On January 1, 2004, Pension Funds will come into force in India. Government servants will have to subscribe to them. This article looks at the present provident fund system, its drawbacks and sheds light on the proposed system.
India,
the second most populous nation on the earth today is
on the threshold of a demographic change. while the
total population is expected to rise by 49% between
1991 and 2016, the number of elderly (persons aged 60
and above) is expected to increase by 107%, to 113 million.
In other words, the share of the aged in the total population
will rise to 8.9% in 2016. Demographic projections further
suggest that the number of the aged will rise even more
rapidly to 179 million by 2026 - to 13.3% of the population.* In this scenario, social security for the old age is
of paramount importance. Pension funds, thus, provide
this much-needed security.
In
India, pension is given to most central and state government
employees. Other employees in the organized sectors
have to participate in the Employee Provident Scheme
(EPS). People not employed in the organized sector can
save voluntarily in the Public Provident Fund (PPF).

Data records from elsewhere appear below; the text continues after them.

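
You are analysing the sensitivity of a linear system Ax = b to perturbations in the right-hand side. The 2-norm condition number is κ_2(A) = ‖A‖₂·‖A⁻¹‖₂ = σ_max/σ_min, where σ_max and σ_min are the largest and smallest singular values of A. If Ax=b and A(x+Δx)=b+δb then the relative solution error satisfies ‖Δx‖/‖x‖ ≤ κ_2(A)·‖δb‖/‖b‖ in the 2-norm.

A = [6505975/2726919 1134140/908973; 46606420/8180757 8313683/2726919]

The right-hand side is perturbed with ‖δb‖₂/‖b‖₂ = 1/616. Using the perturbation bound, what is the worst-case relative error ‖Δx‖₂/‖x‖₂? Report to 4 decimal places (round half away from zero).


0.4807

AᵀA = [15107146636225/396004645521 2685675621440/132001548507; 2685675621440/132001548507 477478028881/44000516169]; tr = 67143421786/1370258289, det = 37515625/1370258289
char-poly roots: 49 and 765625/1370258289
κ = σ_max/σ_min = 7/(875/37017) = 296.1360
κ_2(A)·‖δb‖/‖b‖ = 0.4807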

In India, all workers in establishments with more than
20 employees are required to participate in one of the
two social security programs. These two funded pension
funds are the Employee Provident Fund (EPF) and the
Employee Pension Scheme (EPS). The Employees Provident
Fund Organization (EPFO) oversees both these funds.

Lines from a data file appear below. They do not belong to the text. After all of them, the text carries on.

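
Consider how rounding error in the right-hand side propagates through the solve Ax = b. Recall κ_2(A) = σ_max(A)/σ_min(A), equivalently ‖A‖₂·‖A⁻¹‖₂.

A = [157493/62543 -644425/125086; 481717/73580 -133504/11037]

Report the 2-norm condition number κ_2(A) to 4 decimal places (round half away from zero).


AᵀA = [455529198209/9258288400 -63996136379/694371630; -63996136379/694371630 144031407409/833245956]; tr = 64023887629/288320400, det = 492884401/46131264
char-poly roots: 22201/100 and 555025/11532816
κ = σ_max/σ_min = (149/10)/(745/3396) = 67.9200

67.9200


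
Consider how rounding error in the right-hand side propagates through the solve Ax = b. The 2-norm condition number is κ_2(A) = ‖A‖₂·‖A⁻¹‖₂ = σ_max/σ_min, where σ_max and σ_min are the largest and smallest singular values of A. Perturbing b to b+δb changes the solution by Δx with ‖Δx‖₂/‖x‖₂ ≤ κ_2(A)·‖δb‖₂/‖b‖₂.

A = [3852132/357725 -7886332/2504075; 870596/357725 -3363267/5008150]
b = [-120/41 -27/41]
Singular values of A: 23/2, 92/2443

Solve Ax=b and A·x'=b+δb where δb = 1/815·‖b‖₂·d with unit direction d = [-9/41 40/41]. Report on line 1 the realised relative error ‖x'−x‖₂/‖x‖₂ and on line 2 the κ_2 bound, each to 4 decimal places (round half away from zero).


from the listed singular values, σ₁ = 23/2, σ_n = 92/2443
κ_2(A) = (23/2) / (92/2443) = 305.3750
worst-case relative error ≤ 305.3750 × 1/815 = 0.3747
solve Ax = b  →  x = [-0.2504 0.0730]
‖b‖₂ = 3.0000 and ‖x‖₂ = 0.2609
with δb = [-0.0008 0.0036], A·Δx = δb → ‖Δx‖ = 0.0977
relative error = 0.3747
realised/bound = 1 exactly: the bound is attained for this b and d

0.3747
0.3747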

The management of the EPFO is under the ambit of the
Ministry of Labor, Government of India. Workers also
participate in the Employees Deposit Linked Insurance
Scheme, also overseen by the EPFO, which pays lump sum
death benefit to employees in service.
For
the Employees Pension Scheme 1995, no separate contribution
is payable additionally by the member for the Pension
Scheme benefits. The Central Government continues contributing
at the rate of 1.16% on wages at the end of the year.